Blonde is a fictional biography about Norma Jeane Baker, better known as Marilyn Monroe. It begins with her as a young girl, living with her mother, Gladys, and it follows her through her movie career, her marriages, her love affairs, and her death. As ambitious as it was for me to read it, that pales to the ambition Oates felt in writing it. It’s a well-researched and creative novel. Oates considers it one of her finest. When asked what three novels of her she would want an unfamiliar reader to read, she named Blonde as the top choice. 

I love long novels, novels that tell the life of their protagonist from childhood to death, and that is what Blonde does with Marilyn Monroe. Often, doing the reading, I wondered where fact ended and fiction began, but I resisted performing any research about Monroe until I finished the novel. I wanted to know Oates’ fictional biographer before I knew the factual biography. I often say that I prefer fiction to reality, and my simple definition of fiction is finding truth with lies. Oates’ narration, I believe, gives a better understanding of what it meant to be Marilyn Monroe than the Wikipedia article could hope to achieve. Even now, I haven’t done that research. Though I know Oates took a lot of liberties—poetic license—with the biography, I trust she captured Marilyn’s essence. 

In the wake of Harvey Weinstein’s rape conviction, Blonde could be the bible for the Me Too movement. It tells the story of Hollywood’s exploration of Norma Jeane Baker. There are many ugly scenes as producers, directors, photographers, and other men take advantage of the fame-hungry woman. Otto Öse, a photographer, convinced her to pose nude for the famous (or infamous) pictures of Marilyn Monroe. He sold them for profit to a company that used them in a calendar and also made money. Later, Hugh Hefner purchased them to launch his magazine, leading to his fortune. But Öse paid Norma Jeane only $50. And that’s arguable is the most innocent compromise she had to make in her quest to worldwide fame. Even after she achieved that fame, the powerful men around her had the better deal.

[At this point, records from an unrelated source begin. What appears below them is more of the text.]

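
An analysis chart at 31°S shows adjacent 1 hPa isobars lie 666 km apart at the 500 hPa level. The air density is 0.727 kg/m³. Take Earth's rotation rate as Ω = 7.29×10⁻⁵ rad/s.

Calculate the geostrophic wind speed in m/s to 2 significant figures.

2.8 m/s

Coriolis parameter at 31°S:
f = 2Ω sin φ = 2 × 7.29×10⁻⁵ × sin 31° = 7.51×10⁻⁵ s⁻¹
Pressure gradient: |∂P/∂n| = 100 Pa / 666000 m = 1.50×10⁻⁴ Pa/m
Geostrophic balance (pressure-gradient force = Coriolis force):
V_g = (1/(fρ)) |∂P/∂n| = 1.50×10⁻⁴ / (7.51×10⁻⁵ × 0.727) = 2.75 m/s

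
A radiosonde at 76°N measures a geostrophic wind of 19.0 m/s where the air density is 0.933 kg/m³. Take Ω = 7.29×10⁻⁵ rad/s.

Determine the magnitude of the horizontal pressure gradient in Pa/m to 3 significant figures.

Coriolis parameter at 76°N:
f = 2Ω sin φ = 2 × 7.29×10⁻⁵ × sin 76° = 1.41×10⁻⁴ s⁻¹
Geostrophic balance rearranged: |∂P/∂n| = f ρ V_g
|∂P/∂n| = 1.41×10⁻⁴ × 0.933 × 19.0 = 2.51×10⁻³ Pa/m

2.51×10⁻³ Pa/m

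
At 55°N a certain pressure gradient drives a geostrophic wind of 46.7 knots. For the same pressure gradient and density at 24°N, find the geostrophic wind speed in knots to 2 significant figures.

94 knots

With the same pressure gradient and density, V_g ∝ 1/f ∝ 1/sin φ.
V₂ = V₁ · sin φ₁ / sin φ₂ = 46.7 × sin 55° / sin 24°
V₂ = 46.7 × 0.8192/0.4067 = 94 knots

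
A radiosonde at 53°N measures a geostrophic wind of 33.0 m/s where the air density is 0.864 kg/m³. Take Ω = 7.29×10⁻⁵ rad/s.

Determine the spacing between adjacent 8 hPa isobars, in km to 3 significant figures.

Coriolis parameter at 53°N:
f = 2Ω sin φ = 2 × 7.29×10⁻⁵ × sin 53° = 1.16×10⁻⁴ s⁻¹
Geostrophic balance rearranged: |∂P/∂n| = f ρ V_g
|∂P/∂n| = 1.16×10⁻⁴ × 0.864 × 33.0 = 3.32×10⁻³ Pa/m
Isobar spacing: Δn = ΔP/|∂P/∂n| = 800 Pa / 3.32×10⁻³ Pa/m = 240966 m ≈ 241 km

241 km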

That, of course, alludes to the theme. Blonde is a feminist novel about the way men profit on women, how they use them, abuse them, and discard them when their usefulness ends. Control seems the right word. Who controls Marilyn’s life? She struggles to be the primary controller of her life and career—and even enjoys some success at it—but the men are the real decision-makers. Another theme explores the nature of identity, especially self-identify, as the protagonist struggles between the activities she wanted for Norma Jeane and those she needed for Marilyn. A third theme focuses on relationships. Blonde explores her relationships with her mother, her absent father, her foster parents, her husbands, and other lovers—including the president. It also goes into detail about the relationships she has with the directors and actors she worked with on set. My favorite passages in Blonde are the filming passages when she’s working on a film. They reveal to us a Marilyn Monroe committed to being the best actress she could be, one dedicated to her craft. 

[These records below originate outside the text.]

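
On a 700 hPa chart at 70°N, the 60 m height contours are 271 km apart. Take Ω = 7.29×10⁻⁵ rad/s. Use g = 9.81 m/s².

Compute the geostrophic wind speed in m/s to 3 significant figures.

15.9 m/s

Coriolis parameter at 70°N:
f = 2Ω sin φ = 2 × 7.29×10⁻⁵ × sin 70° = 1.37×10⁻⁴ s⁻¹
Height gradient: |∂Z/∂n| = 60 m / 271000 m = 2.21×10⁻⁴
On a pressure surface, geostrophic balance gives V_g = (g/f)|∂Z/∂n|:
V_g = 9.81 × 2.21×10⁻⁴ / 1.37×10⁻⁴ = 15.9 m/s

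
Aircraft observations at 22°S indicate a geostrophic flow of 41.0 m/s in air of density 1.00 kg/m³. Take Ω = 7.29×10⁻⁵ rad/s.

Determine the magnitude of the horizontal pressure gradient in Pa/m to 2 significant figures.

2.2×10⁻³ Pa/m

Coriolis parameter at 22°S:
f = 2Ω sin φ = 2 × 7.29×10⁻⁵ × sin 22° = 5.46×10⁻⁵ s⁻¹
Geostrophic balance rearranged: |∂P/∂n| = f ρ V_g
|∂P/∂n| = 5.46×10⁻⁵ × 1.00 × 41.0 = 2.24×10⁻³ Pa/m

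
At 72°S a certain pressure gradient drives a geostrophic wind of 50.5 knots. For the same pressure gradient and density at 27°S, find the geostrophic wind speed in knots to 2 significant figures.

With the same pressure gradient and density, V_g ∝ 1/f ∝ 1/sin φ.
V₂ = V₁ · sin φ₁ / sin φ₂ = 50.5 × sin 72° / sin 27°
V₂ = 50.5 × 0.9511/0.4540 = 110 knots

110 knots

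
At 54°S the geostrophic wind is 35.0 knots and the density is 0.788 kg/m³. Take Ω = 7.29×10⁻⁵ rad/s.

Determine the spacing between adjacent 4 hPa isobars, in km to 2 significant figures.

240 km

Coriolis parameter at 54°S:
f = 2Ω sin φ = 2 × 7.29×10⁻⁵ × sin 54° = 1.18×10⁻⁴ s⁻¹
Wind speed in SI: 35.0 knots = 18.0 m/s
Geostrophic balance rearranged: |∂P/∂n| = f ρ V_g
|∂P/∂n| = 1.18×10⁻⁴ × 0.788 × 18.0 = 1.67×10⁻³ Pa/m
Isobar spacing: Δn = ΔP/|∂P/∂n| = 400 Pa / 1.67×10⁻³ Pa/m = 239008 m ≈ 240 km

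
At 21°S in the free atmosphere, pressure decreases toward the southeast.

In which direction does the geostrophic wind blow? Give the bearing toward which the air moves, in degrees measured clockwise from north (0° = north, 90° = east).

045°

The pressure-gradient force points toward the southeast (bearing 135°).
Geostrophic balance: in the Southern Hemisphere the Coriolis force deflects motion to the left, so the geostrophic wind blows 90° to the left of the pressure-gradient force (low pressure on the right).
Rotating 135° by 90° counterclockwise gives 045° — the wind blows toward the northeast.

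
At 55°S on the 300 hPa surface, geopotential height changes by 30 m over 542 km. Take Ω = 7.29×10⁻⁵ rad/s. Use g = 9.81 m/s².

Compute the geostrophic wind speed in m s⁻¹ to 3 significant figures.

4.55 m s⁻¹

Coriolis parameter at 55°S:
f = 2Ω sin φ = 2 × 7.29×10⁻⁵ × sin 55° = 1.19×10⁻⁴ s⁻¹
Height gradient: |∂Z/∂n| = 30 m / 542000 m = 5.54×10⁻⁵
On a pressure surface, geostrophic balance gives V_g = (g/f)|∂Z/∂n|:
V_g = 9.81 × 5.54×10⁻⁵ / 1.19×10⁻⁴ = 4.55 m/s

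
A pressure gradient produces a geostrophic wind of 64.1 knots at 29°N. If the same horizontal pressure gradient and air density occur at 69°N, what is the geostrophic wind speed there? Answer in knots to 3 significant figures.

33.3 knots

With the same pressure gradient and density, V_g ∝ 1/f ∝ 1/sin φ.
V₂ = V₁ · sin φ₁ / sin φ₂ = 64.1 × sin 29° / sin 69°
V₂ = 64.1 × 0.4848/0.9336 = 33.3 knots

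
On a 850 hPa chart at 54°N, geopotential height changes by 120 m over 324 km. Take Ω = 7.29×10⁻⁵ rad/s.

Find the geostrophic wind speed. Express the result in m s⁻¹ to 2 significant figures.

Coriolis parameter at 54°N:
f = 2Ω sin φ = 2 × 7.29×10⁻⁵ × sin 54° = 1.18×10⁻⁴ s⁻¹
Height gradient: |∂Z/∂n| = 120 m / 324000 m = 3.70×10⁻⁴
On a pressure surface, geostrophic balance gives V_g = (g/f)|∂Z/∂n|:
V_g = 9.81 × 3.70×10⁻⁴ / 1.18×10⁻⁴ = 30.8 m/s

31 m s⁻¹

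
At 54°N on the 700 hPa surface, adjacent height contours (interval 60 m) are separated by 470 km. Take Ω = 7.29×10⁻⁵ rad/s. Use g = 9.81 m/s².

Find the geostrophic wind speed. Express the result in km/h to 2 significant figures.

38 km/h

Coriolis parameter at 54°N:
f = 2Ω sin φ = 2 × 7.29×10⁻⁵ × sin 54° = 1.18×10⁻⁴ s⁻¹
Height gradient: |∂Z/∂n| = 60 m / 470000 m = 1.28×10⁻⁴
On a pressure surface, geostrophic balance gives V_g = (g/f)|∂Z/∂n|:
V_g = 9.81 × 1.28×10⁻⁴ / 1.18×10⁻⁴ = 10.6 m/s
Converting: 10.6 m/s × 3.6 = 38 km/h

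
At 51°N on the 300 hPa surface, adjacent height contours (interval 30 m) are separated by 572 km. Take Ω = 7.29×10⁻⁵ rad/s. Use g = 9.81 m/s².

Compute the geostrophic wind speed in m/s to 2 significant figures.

4.5 m/s

Coriolis parameter at 51°N:
f = 2Ω sin φ = 2 × 7.29×10⁻⁵ × sin 51° = 1.13×10⁻⁴ s⁻¹
Height gradient: |∂Z/∂n| = 30 m / 572000 m = 5.24×10⁻⁵
On a pressure surface, geostrophic balance gives V_g = (g/f)|∂Z/∂n|:
V_g = 9.81 × 5.24×10⁻⁵ / 1.13×10⁻⁴ = 4.54 m/s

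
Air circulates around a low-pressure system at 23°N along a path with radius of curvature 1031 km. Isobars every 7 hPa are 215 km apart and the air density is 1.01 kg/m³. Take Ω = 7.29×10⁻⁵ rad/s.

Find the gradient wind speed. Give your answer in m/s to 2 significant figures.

Coriolis parameter at 23°N:
f = 2Ω sin φ = 2 × 7.29×10⁻⁵ × sin 23° = 5.70×10⁻⁵ s⁻¹
Pressure gradient: |∂P/∂n| = 700 Pa / 215000 m = 3.26×10⁻³ Pa/m
Geostrophic speed: V_g = |∂P/∂n|/(fρ) = 3.26×10⁻³/(5.70×10⁻⁵ × 1.01) = 56.6 m/s
Around a low, centrifugal force acts outward with Coriolis, so pressure-gradient force balances both:
(1/ρ)|∂P/∂n| = fV + V²/R  →  V² + fR·V − fR·V_g = 0
With fR = 5.70×10⁻⁵ × 1031×10³ m = 58.7 m/s:
V = [−fR + √((fR)² + 4 fR V_g)]/2 = [−58.7 + √(58.7² + 4×58.7×56.6)]/2 = 35.3 m/s
Subgeostrophic (V < V_g = 56.6 m/s), as expected around a low.

35 m/s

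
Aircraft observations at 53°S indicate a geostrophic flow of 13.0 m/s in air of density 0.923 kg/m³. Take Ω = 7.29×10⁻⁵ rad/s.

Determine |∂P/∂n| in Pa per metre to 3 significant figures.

1.40×10⁻³ Pa/m

Coriolis parameter at 53°S:
f = 2Ω sin φ = 2 × 7.29×10⁻⁵ × sin 53° = 1.16×10⁻⁴ s⁻¹
Geostrophic balance rearranged: |∂P/∂n| = f ρ V_g
|∂P/∂n| = 1.16×10⁻⁴ × 0.923 × 13.0 = 1.40×10⁻³ Pa/m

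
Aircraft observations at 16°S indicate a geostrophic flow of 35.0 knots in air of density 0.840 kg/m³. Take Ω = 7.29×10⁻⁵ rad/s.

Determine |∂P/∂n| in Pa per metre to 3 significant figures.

Coriolis parameter at 16°S:
f = 2Ω sin φ = 2 × 7.29×10⁻⁵ × sin 16° = 4.02×10⁻⁵ s⁻¹
Wind speed in SI: 35.0 knots = 18.0 m/s
Geostrophic balance rearranged: |∂P/∂n| = f ρ V_g
|∂P/∂n| = 4.02×10⁻⁵ × 0.840 × 18.0 = 6.08×10⁻⁴ Pa/m

6.08×10⁻⁴ Pa/m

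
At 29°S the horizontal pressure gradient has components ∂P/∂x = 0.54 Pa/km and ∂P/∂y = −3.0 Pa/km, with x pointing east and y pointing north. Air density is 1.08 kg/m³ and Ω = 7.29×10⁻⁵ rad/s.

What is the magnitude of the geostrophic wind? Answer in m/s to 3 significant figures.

Coriolis parameter at 29°S:
f = 2Ω sin φ = 2 × 7.29×10⁻⁵ × sin 29° = 7.07×10⁻⁵ s⁻¹
In the Southern Hemisphere f is negative: f = −7.07×10⁻⁵ s⁻¹.
Component geostrophic relations (x east, y north):
u_g = −(1/(fρ)) ∂P/∂y,  v_g = (1/(fρ)) ∂P/∂x
u_g = −(−3.0×10⁻³)/(−7.07×10⁻⁵ × 1.08) = −39.3 m/s;  v_g = (0.54×10⁻³)/(−7.07×10⁻⁵ × 1.08) = −7.07 m/s
|V_g| = √(u_g² + v_g²) = 39.9 m/s

39.9 m/s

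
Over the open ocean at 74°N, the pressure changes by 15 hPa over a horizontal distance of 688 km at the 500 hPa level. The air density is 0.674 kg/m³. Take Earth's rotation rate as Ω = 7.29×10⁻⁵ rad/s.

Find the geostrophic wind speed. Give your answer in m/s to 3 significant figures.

Coriolis parameter at 74°N:
f = 2Ω sin φ = 2 × 7.29×10⁻⁵ × sin 74° = 1.40×10⁻⁴ s⁻¹
Pressure gradient: |∂P/∂n| = 1500 Pa / 688000 m = 2.18×10⁻³ Pa/m
Geostrophic balance (pressure-gradient force = Coriolis force):
V_g = (1/(fρ)) |∂P/∂n| = 2.18×10⁻³ / (1.40×10⁻⁴ × 0.674) = 23.1 m/s

23.1 m/s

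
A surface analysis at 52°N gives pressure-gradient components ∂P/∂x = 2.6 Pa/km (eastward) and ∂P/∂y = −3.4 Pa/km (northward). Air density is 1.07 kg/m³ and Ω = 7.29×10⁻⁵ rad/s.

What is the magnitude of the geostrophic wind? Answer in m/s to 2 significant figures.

35 m/s

Coriolis parameter at 52°N:
f = 2Ω sin φ = 2 × 7.29×10⁻⁵ × sin 52° = 1.15×10⁻⁴ s⁻¹
Component geostrophic relations (x east, y north):
u_g = −(1/(fρ)) ∂P/∂y,  v_g = (1/(fρ)) ∂P/∂x
u_g = −(−3.4×10⁻³)/(1.15×10⁻⁴ × 1.07) = 27.7 m/s;  v_g = (2.6×10⁻³)/(1.15×10⁻⁴ × 1.07) = 21.1 m/s
|V_g| = √(u_g² + v_g²) = 34.8 m/s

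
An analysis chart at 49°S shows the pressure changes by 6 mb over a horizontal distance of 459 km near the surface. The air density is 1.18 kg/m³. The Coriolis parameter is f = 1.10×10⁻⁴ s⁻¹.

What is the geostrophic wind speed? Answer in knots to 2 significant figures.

20 knots

Pressure gradient: |∂P/∂n| = 600 Pa / 459000 m = 1.31×10⁻³ Pa/m
Geostrophic balance (pressure-gradient force = Coriolis force):
V_g = (1/(fρ)) |∂P/∂n| = 1.31×10⁻³ / (1.10×10⁻⁴ × 1.18) = 10.1 m/s
Converting: 10.1 m/s × 1.944 = 20 knots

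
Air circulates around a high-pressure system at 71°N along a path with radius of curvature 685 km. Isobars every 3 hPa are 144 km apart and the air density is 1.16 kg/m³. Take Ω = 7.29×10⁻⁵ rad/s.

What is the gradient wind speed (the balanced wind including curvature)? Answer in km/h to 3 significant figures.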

Norma Jeane was pleading, “Why’s it so important? A nude photo? Of just me? Did you ever see those photos of the Nazi death camps? Or of Hiroshima, Nagasaki? Piles of corpses like lumber? Little children and babies too.” Norma Jeane shuddered. Her words were upsetting her more than she’d intended. This was all unscripted, and she was getting unmoored. “That’s something to be upset about. That’s pornography. Not some sad dumb broad desperate for fifty dollars.”

Blonde is a great novel; it’s well worth reading. I understand why Oates considers it one of her best. It’s unfortunate that it got tied into my troubles with the feature-writer series. But I know I will reread this novel—perhaps later this year, maybe next year—and I also know that I will read the other books I selected by Joyce Carol Oates. She’s one of the most talented and important writers of our time. I need to know more about her work.